Intragenomic Profiling Using Multicopy Genes: The rDNA Internal Transcribed Spacer Sequences of the Freshwater Sponge Ephydatia fluviatilis
Author(s) -
Liisi Karlep,
Tõnu Reintamm,
Merike Kelve
Publication year - 2013
Publication title -
plos one
Language(s) - English
Resource type - Journals
SCImago Journal Rank - 0.99
H-Index - 332
ISSN - 1932-6203
DOI - 10.1371/journal.pone.0066601
Subject(s) - amplicon , biology , genetics , internal transcribed spacer , genome , gene , concerted evolution , dna sequencing , gc content , ribosomal rna , computational biology , whole genome sequencing , deep sequencing , polymerase chain reaction
Multicopy genes, like ribosomal RNA genes (rDNA), are widely used to describe and distinguish individuals.
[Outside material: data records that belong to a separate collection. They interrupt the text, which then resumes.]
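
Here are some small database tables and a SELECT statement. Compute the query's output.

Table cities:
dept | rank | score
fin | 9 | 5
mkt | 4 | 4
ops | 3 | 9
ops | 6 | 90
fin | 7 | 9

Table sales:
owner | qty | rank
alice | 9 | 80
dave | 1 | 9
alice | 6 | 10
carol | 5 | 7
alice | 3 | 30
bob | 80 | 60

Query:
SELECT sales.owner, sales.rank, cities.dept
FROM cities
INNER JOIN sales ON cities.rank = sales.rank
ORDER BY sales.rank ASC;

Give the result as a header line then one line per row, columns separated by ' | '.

== RESULT ==
sales.owner | sales.rank | cities.dept
carol | 7 | fin
dave | 9 | fin

Derivation:
After JOIN sales (2 rows):
cities.dept | cities.rank | cities.score | sales.owner | sales.qty | sales.rank
fin | 9 | 5 | dave | 1 | 9
fin | 7 | 9 | carol | 5 | 7
After SELECT (2 rows):
sales.owner | sales.rank | cities.dept
dave | 9 | fin
carol | 7 | fin
After ORDER BY (2 rows):
sales.owner | sales.rank | cities.dept
carol | 7 | fin
dave | 9 | fin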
Despite concerted evolution that homogenizes a large number of rDNA gene copies, the presence of different gene variants within a genome has been reported. Characterization of an organism by defining every single variant of tens to thousands of rDNA repeat units present in a eukaryotic genome would be quite unreasonable. Here we provide an alternative approach for the characterization of a set of internal transcribed spacer sequences found within every rDNA repeat unit by implementing direct sequencing methodology. The prominent allelic variants and their relative amounts characterizing an individual can be described by a single sequencing electropherogram of the mixed amplicon containing the variants present within the genome. We propose a method for rational analysis of heterogeneity of multicopy genes by compiling a profile based on quantification of different sequence variants of the internal transcribed spacers of the freshwater sponge Ephydatia fluviatilis as an example. In addition to using conventional substitution analysis, we have developed a mathematical method, the proportion model method, to quantify the relative amounts of allelic variants of different length using data from direct sequencing of the heterogeneous amplicon. This method is based on determining the expected signal intensity values (corresponding to peak heights from the sequencing electropherogram) by sequencing clones from the same or highly similar amplicon and comparing hypothesized combinations against the values obtained by direct sequencing of the heterogeneous amplicon. This method allowed to differentiate between all specimens analysed.